There need to be opportunities for audiences to watch film so they can be successful. Film doesn’t exist without an audience (now there is a whole debate there). How often have you wanted to watch a film only to discover nowhere local to you is showing it but all the cinemas are showing the same 6 films? Sometimes in 2D AND 3D. This is what stifles commercial success not the films being produced.There are amazing independent cinemas. In Sussex The Duke of York Picturehouse, Uckfield Picturehouse and Hailsham Pavilion all show a variety of films sometimes ahead of the local multiplexes. In Lewes the cinema evenings at the All Saints offer a good chance to see films without leaving the town and this model is replicated in towns and villages across the county. What people appreciate about independent cinemas is that they do offer variety. As Ken Loach said this morning “We need more cinemas which are run by people who love film”.

Bridget Jones - A successful British Film

The Artist (2011)


No words can really do justice to this film. It is both a love film and a love letter to film. It is beautiful. We cried, we laughed, we jumped and at the end we clapped.

It is a film about silent, black and white films. It is silent (well almost entirely) and it is black and white. This I fear will put people off but don’t be put off. Get out of your comfort zone and watch it. You will not see a finer film for some time. Director Michel Hazanavicius is a genius.

This is a story that has been told before. The story of a man who is a huge star who meets a woman who wants to be a star. As her star rises, his star falls and it ends with a scene to make you want to watch it all over again.This is a story of gender reversal, ability to adapt to change and romance. All executed with style, humour and tenderness. There is an amazing scene stealing dog (Uggie), a brooding leading man (Jean Dujardin as George Valentin), a funny leading lady (Bérénice Bejo as Peppy Miller) and a full orchestral score by Ludovic Bource that makes you wonder why you need words. The Artist moves you in a way that cgi and speech just don’t. There’s no sex but we know there is passion. There are no loud explosions and yet we jumped out of our seats.

Jean Dujardin seems to have channeled every matinee idol you can name. There are glimpses of Ruldolph Valentino, Errol Flynn, Clark Gable, Cary Grant and later stars such as Gene Kelly. Bérénice Bejo uses the physical comedy of the time to steal scenes and keep the laughs coming. It is wonderful to be reminded of a time before the second world war when women such as Katherine Hepburn and Rosalind Russell were playing comedy roles with aplomb and matching the men for laughs.
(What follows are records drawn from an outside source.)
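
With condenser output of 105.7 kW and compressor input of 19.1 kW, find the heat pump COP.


COP_hp = Q_cond / W
COP_hp = 105.7 / 19.1
COP_hp = 5.534

5.534


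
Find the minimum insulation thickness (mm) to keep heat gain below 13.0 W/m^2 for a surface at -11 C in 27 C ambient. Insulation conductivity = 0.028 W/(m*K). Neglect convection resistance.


dT = 27 - (-11) = 38 K
thickness = k * dT / q_max * 1000
thickness = 0.028 * 38 / 13.0 * 1000
thickness = 81.8 mm

81.8


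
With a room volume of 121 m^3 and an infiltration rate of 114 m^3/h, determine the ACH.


ACH = flow / volume
ACH = 114 / 121
ACH = 0.942

0.942


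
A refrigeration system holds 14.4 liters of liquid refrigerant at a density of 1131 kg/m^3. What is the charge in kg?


Charge = V * rho / 1000
Charge = 14.4 * 1131 / 1000
Charge = 16.29 kg

16.29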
For the film lover there are the references to films made in the years when talkies took over. Look out of tributes to Citizen Kane in the breakfast scenes, Singin’ in the Rain and A Star is Born throughout and film noir symbolism (the use of mirrors to show a certain duplicity is straight out of many noir films).

The Artist raises the question: What is film? Is it actually the experience of watching moving images and did we lose something when Al Jolson sang in The Jazz Singer? This is all about the visual. All about experiencing the images. Even the inter-titles are sparsely used. The few words and sounds uttered are not wasted. They remind you of what we’d have missed without the coming of sound. You can’t tap dance if there is no sound.

I don’t want to give away plot points. I want to tell you all to go out and watch it and I hope after watching this nobody will say when recommended a film “oh I don’t want to watch that it is black and white.”

The Artist won’t change your life, some may say it is a whimsical (but that is what the golden age of Hollywood is all about) and it probably has more meaning for some film goers than others but it is (to quote my friend Sam) “ACE as well as being all deep.”